SUCCESS TIP #74: Share Your Why

 Chocolate chip cookies being my superpower might sound strange, but there is a reason.  You see, every year, I celebrate April 10 and June 5. It’s not my birthday or wedding anniversary, but rather the days I survived after nearly dying from food allergies! On April 10, 1998, I had a life-threatening allergic reaction after eating a small bag of almonds at a local coffee shop in Burnsville, Minnesota. Within a few minutes, I became dizzy, had severe stomach cramps, and noticed voices around me starting to fade and things becoming blurry. My husband carried me to the car and rushed me to the hospital, which, by sheer luck, was minutes away. We administered my EpiPen in the car and upon arrival at the hospital, my blood pressure was 65/38 and steadily dropping. I was put on a resuscitation cart. When I came back to life, I was hooked up to a variety of machines and drips and was filled with fluids that doctors had pumped into me to save my life. I spent the next several days on machines and drips designed to get my kidneys and body functioning again.

On June 5, 1999, while pregnant with Cam, our third child, I ate a chocolate chip cookie that had walnuts in it. At the time, we didn’t know I had become allergic to walnuts, as these were cookies I’d eaten for most of my life. Within seconds, my unborn baby and I were fighting for our lives. The paramedics arrived and soon we were in an ambulance heading to Fairview Ridges Hospital in Burnsville, Minnesota. I was admitted and spent over a week there, hospital personnel carefully monitoring me and Cam.

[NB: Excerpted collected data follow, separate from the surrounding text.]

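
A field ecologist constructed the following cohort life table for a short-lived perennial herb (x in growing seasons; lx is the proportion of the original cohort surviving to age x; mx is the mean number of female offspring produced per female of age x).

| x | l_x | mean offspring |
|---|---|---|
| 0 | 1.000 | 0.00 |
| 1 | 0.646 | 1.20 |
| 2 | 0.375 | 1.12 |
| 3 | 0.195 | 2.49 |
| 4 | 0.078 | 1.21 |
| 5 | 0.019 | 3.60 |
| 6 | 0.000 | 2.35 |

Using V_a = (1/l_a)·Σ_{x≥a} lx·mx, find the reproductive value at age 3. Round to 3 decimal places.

3.325

lx·mx for x ≥ 3: 0.48555, 0.09438, 0.0684, 0 → sum = 0.64833
V_3 = 0.64833 / l_3 = 0.64833 / 0.195 = 3.324769… → 3.325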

These experiences changed my perspective on celebrations and how I celebrate everything in my life. Each day is one to celebrate. Each moment is one to celebrate. Knowing what it’s like to nearly lose my life has made me completely understand what living is all about and how much each moment matters. I also created my sayings, “We aren’t entitled to time,” and “Random acts of kindness create waves of peace.” In the moments that followed the last reaction, I knew I wanted to live my life differently.